For the first time, however, we are beginning to wonder if the Jack Goulds and Howard Cosells of years past might have had a point. There are growing indicators that the marketplace could be near full capacity on televised sport…
especially college football, wherein every Saturday now in fact greatly exceeds the old late ’60s New Year’s lineup of televised football, with the schedule now extending to games almost every weekday night for much of the season, stepping aside only on Mondays for the NFL.
Indeed, there are some warning signs of resistance in the marketplace.

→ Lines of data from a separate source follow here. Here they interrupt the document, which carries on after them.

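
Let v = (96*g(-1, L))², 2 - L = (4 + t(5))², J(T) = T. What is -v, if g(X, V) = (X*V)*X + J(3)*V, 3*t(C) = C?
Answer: -1203257344/9 ≈ -1.3370e+8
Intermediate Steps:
t(C) = C/3
L = -271/9 (L = 2 - (4 + (⅓)*5)² = 2 - (4 + 5/3)² = 2 - (17/3)² = 2 - 1*289/9 = 2 - 289/9 = -271/9 ≈ -30.111)
g(X, V) = 3*V + V*X² (g(X, V) = (X*V)*X + 3*V = (V*X)*X + 3*V = V*X² + 3*V = 3*V + V*X²)
v = 1203257344/9 (v = (96*(-271*(3 + (-1)²)/9))² = (96*(-271*(3 + 1)/9))² = (96*(-271/9*4))² = (96*(-1084/9))² = (-34688/3)² = 1203257344/9 ≈ 1.3370e+8)
-v = -1*1203257344/9 = -1203257344/9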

Cable TV providers are not as eager as before to pass along escalating costs to their clientele. Blame some of this on
ESPN for the exorbitant fees it demands from cable providers; major networks such as
CBS are now believing they should start asking for
ESPN-type fees from cable providers, too. Which is one reason why
CBS and
Time Warner are now engaged in a mudslinging campaign that has temporarily banished
CBS properties (including
Showtime) from the
Time Warner menu in many major markets.
The ever-expanding sports networks are at the center of the debate.

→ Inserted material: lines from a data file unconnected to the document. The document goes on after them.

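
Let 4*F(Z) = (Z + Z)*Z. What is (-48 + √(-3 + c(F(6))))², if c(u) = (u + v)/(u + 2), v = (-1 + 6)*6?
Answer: (240 - I*√15)²/25 ≈ 2303.4 - 74.361*I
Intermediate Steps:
v = 30 (v = 5*6 = 30)
F(Z) = Z²/2 (F(Z) = ((Z + Z)*Z)/4 = ((2*Z)*Z)/4 = (2*Z²)/4 = Z²/2)
c(u) = (30 + u)/(2 + u) (c(u) = (u + 30)/(u + 2) = (30 + u)/(2 + u))
(-48 + √(-3 + c(F(6))))² = (-48 + √(-3 + (30 + (½)*6²)/(2 + (½)*6²)))² = (-48 + √(-3 + (30 + (½)*36)/(2 + (½)*36)))² = (-48 + √(-3 + (30 + 18)/(2 + 18)))² = (-48 + √(-3 + 48/20))² = (-48 + √(-3 + (1/20)*48))² = (-48 + √(-3 + 12/5))² = (-48 + √(-⅗))² = (-48 + I*√15/5)²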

Fox, already heavily involved with its regional sports networks and partnerships with related concerns such as
The Big Ten Network and
YES Network (featuring the New York Yankees and Brooklyn Nets), has doubled-down on sport by introducing two new networks in an attempt to further mimic
ESPN. The new
Fox Sports 1 and
2, which plan to heavily feature college sports, effectively replaced the
Speed and
Fuel channels on cable systems, but there was plenty of resistance in getting both cleared on some major cable outlets, again wary of passing ever-increasing costs to their customer bases. Indeed,
Fox Sports 1 was falling well short of its targeted reach of 90 million households prior to its August 17 launch before last-minute deals were reached with
Time Warner,
Dish, and
Direct TV, which had balked at passing along the reported 80 cents per subscriber, likely to soon rise to $1.50 per month per subscriber, to their customer bases. Only the weight of the
Fox brand, including big
Fox and
Fox News, was able to pressure the remaining holdouts into compliance.

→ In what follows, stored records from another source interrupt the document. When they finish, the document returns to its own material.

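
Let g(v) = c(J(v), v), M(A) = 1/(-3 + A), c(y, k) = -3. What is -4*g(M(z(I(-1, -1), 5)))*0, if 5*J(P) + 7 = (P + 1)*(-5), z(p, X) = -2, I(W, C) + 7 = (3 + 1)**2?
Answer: 0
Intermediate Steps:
I(W, C) = 9 (I(W, C) = -7 + (3 + 1)**2 = -7 + 4**2 = -7 + 16 = 9)
J(P) = -12/5 - P (J(P) = -7/5 + ((P + 1)*(-5))/5 = -7/5 + ((1 + P)*(-5))/5 = -7/5 + (-5 - 5*P)/5 = -7/5 + (-1 - P) = -12/5 - P)
g(v) = -3
-4*g(M(z(I(-1, -1), 5)))*0 = -4*(-3)*0 = 12*0 = 0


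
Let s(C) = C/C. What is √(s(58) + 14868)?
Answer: √14869 ≈ 121.94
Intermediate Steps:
s(C) = 1
√(s(58) + 14868) = √(1 + 14868) = √14869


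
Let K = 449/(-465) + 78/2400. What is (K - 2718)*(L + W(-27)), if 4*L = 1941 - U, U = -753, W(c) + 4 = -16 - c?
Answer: -137657407271/74400 ≈ -1.8502e+6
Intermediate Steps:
W(c) = -20 - c (W(c) = -4 + (-16 - c) = -20 - c)
K = -34711/37200 (K = 449*(-1/465) + 78*(1/2400) = -449/465 + 13/400 = -34711/37200 ≈ -0.93309)
L = 1347/2 (L = (1941 - 1*(-753))/4 = (1941 + 753)/4 = (¼)*2694 = 1347/2 ≈ 673.50)
(K - 2718)*(L + W(-27)) = (-34711/37200 - 2718)*(1347/2 + (-20 - 1*(-27))) = -101144311*(1347/2 + (-20 + 27))/37200 = -101144311*(1347/2 + 7)/37200 = -101144311/37200*1361/2 = -137657407271/74400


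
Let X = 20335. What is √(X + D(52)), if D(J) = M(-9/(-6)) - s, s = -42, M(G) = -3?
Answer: √20374 ≈ 142.74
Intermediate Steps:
D(J) = 39 (D(J) = -3 - 1*(-42) = -3 + 42 = 39)
√(X + D(52)) = √(20335 + 39) = √20374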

The cable providers, however, are not a very happy bunch, as most were thinking they could continue to carry
Fox Sports 1 at the same cost as the old
Speed channel it replaced. But Fox instead seems intent on replicating the
ESPN model and the strong-armed tactics the “sports leader” uses in negotiating its deals.
There are other warning signs on the horizon. Some cable providers already have refused to pick up various new sports entries to the marketplace like
Comcast SportsNet Houston,
Pac-12 Network and
Time Warner Cable SportsNet.
The Pac-12 Network, in particular, remains involved in a nasty battle with
Direct TV, which has refused clearance on its channels. Unlike the
Big Ten Network, which has partnered with
Fox, and the fledgling
SEC Network, to debut in 2014 as part of the
ESPN family, the Pac-12 is going it alone on its venture, which is a long way from turning into the money-spinner the league envisioned. Indeed, sources tell us that the conference is becoming increasingly wary of the mounting costs being incurred by its new network while the revenue streams continue at a trickle.
We are going to revisit this fascinating topic, and its many related storylines which relate to college football, later in September, as we look to make the fans better aware of what is going on behind the scenes in the marketplace. Because it will impact college sports fans; after all, they comprise much of the customer base that will in fact bear the increasing costs of the television sports proliferation in this ever-evolving arena.